The Jaffer Sadiq Network: A Brief Anatomy
For those coming to this story fresh, here is the trail. The NCB arrested Jaffer Sadiq in March 2024 after a raid at the Delhi godown of his company Aventa yielded 50 kg of pseudoephedrine. Further investigation uncovered what investigators described as one of the largest drug trafficking operations run from Tamil Nadu: approximately 3,500 kg of pseudoephedrine – a key precursor for crystal methamphetamine – dispatched in 45 consignments to Australia, New Zealand, Malaysia, Dubai and other countries, with an estimated street value of over Rs 2,000 crore.
The ED followed up with a money-laundering investigation, filing a chargesheet in September 2024 that named 12 individuals and eight companies as accused, including film director Ameer. Laundered proceeds are alleged to have been parked in movies, hotels and real estate, with Sadiq’s film ‘Mangai‘ described as “entirely funded” by drug money.
The Madras High Court granted Sadiq conditional bail in April 2025 after he spent over a year in custody. But the cases – both NDPS and PMLA – are still pending trial.

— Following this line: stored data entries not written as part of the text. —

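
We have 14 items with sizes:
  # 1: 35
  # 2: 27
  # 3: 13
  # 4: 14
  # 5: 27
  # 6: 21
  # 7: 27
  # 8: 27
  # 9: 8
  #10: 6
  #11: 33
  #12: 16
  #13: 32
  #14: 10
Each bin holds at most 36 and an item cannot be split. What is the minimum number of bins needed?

10

Total = 35 + 33 + 32 + 27 + 27 + 27 + 27 + 21 + 16 + 14 + 13 + 10 + 8 + 6 = 296.
Lower bound: ⌈296/36⌉ = 9 bins.
A packing using 10 bins:
  bin 1: 35 = 35
  bin 2: 33 = 33
  bin 3: 32 = 32
  bin 4: 27 + 8 = 35
  bin 5: 27 + 6 = 33
  bin 6: 27 = 27
  bin 7: 27 = 27
  bin 8: 21 + 14 = 35
  bin 9: 16 + 13 = 29
  bin 10: 10 = 10
No arrangement into 9 bins stays within capacity, so 10 is optimal.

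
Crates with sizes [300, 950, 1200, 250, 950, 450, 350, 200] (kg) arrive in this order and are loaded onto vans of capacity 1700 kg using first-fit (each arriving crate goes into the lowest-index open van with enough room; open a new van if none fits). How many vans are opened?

3

  300 → van 1 (new)  [load 300/1700]
  950 → van 1  [load 1250/1700]
  1200 → van 2 (new)  [load 1200/1700]
  250 → van 1  [load 1500/1700]
  950 → van 3 (new)  [load 950/1700]
  450 → van 2  [load 1650/1700]
  350 → van 3  [load 1300/1700]
  200 → van 1  [load 1700/1700]
3 vans opened.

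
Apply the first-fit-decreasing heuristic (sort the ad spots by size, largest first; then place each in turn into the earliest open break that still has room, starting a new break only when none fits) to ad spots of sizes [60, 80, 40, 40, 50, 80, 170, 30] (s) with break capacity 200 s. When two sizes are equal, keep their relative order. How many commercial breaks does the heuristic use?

Sorted descending: 170, 80, 80, 60, 50, 40, 40, 30.
  170 → break 1 (new)  [load 170/200]
  80 → break 2 (new)  [load 80/200]
  80 → break 2  [load 160/200]
  60 → break 3 (new)  [load 60/200]
  50 → break 3  [load 110/200]
  40 → break 2  [load 200/200]
  40 → break 3  [load 150/200]
  30 → break 1  [load 200/200]
3 commercial breaks opened.

3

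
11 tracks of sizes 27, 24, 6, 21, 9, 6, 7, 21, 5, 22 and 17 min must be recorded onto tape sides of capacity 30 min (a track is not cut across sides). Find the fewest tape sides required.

Total = 27 + 24 + 22 + 21 + 21 + 17 + 9 + 7 + 6 + 6 + 5 = 165 min.
Lower bound: ⌈165/30⌉ = 6 tape sides.
A packing using 6 tape sides:
  side 1: 27 = 27
  side 2: 24 + 6 = 30
  side 3: 22 + 7 = 29
  side 4: 21 + 9 = 30
  side 5: 21 + 6 = 27
  side 6: 17 + 5 = 22
This matches the lower bound, so 6 is optimal.

6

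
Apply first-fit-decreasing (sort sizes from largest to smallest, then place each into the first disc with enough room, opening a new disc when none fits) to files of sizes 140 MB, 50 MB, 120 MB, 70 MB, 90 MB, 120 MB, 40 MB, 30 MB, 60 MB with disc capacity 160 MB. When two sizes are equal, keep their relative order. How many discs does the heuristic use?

5

Sorted descending: 140, 120, 120, 90, 70, 60, 50, 40, 30.
  140 → disc 1 (new)  [load 140/160]
  120 → disc 2 (new)  [load 120/160]
  120 → disc 3 (new)  [load 120/160]
  90 → disc 4 (new)  [load 90/160]
  70 → disc 4  [load 160/160]
  60 → disc 5 (new)  [load 60/160]
  50 → disc 5  [load 110/160]
  40 → disc 2  [load 160/160]
  30 → disc 3  [load 150/160]
5 discs opened.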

Six Firms, Six Hindu Names
Returning to that TNIE infographic from November 2024 – the six firms listed as the operational backbone of this alleged drug-and-money network are:
- Aventa – the Delhi godown where the first NCB seizure happened
- Ganesha Chemicals
- Krishna Chemicals
- Samy Stores
- Cube Impex
- Sakthi Enterprises
Of the six, at least four carry names that carry unmistakable Hindu/Tamil cultural resonance. Ganesha, Krishna, Samy (a common colloquial form of Swami, used widely in Tamil Nadu), Sakthi – these are names of Hindu deities. They are the kinds of names that populate every street of every Tamil town. Nobody would look twice.
That is precisely the point. Here is a man who was the NRI wing organiser of DMK’s Chennai West district. A man who chose, when setting up his alleged front companies, to give them the names of Hindu gods and Tamil Hindu cultural symbols. A man who was protected by DMK’s political umbrella long enough to allegedly run 45 drug consignments across five countries over nearly a decade before arrest.
The borrowed Hindu business names were not incidental. They were infrastructure.
Investigators reportedly acted on inputs about possible cash distribution linked to Sadiq’s network in parts of Chennai. Even while out on bail, the alleged financial structures he built – the front firms, the properties, the hospitality businesses, the film investments – continue to be scrutinised. JSM Residency, raided on April 6, was already attached by ED in September 2024 and remains under probe.
For voters in Tamil Nadu heading to the polls, the question is straightforward: how did a man with this alleged network operate for so long, so openly, within the structures of a ruling party?
The Mask Always Slips
Ajmal Kasab’s kalava did not save him. The sacred thread on a terrorist’s wrist fooled no one once the guns started firing and the cameras caught his face. Jaffer Sadiq’s Ganesha Chemicals and Krishna Chemicals did not ultimately save him either. The godown in Delhi’s Basai Darapur, the 50 kg of pseudoephedrine, the financial trail through eight companies and 12 individuals, the documents seized in bundle after bundle in four Chennai locations on April 6 – all of it has stripped the mask away.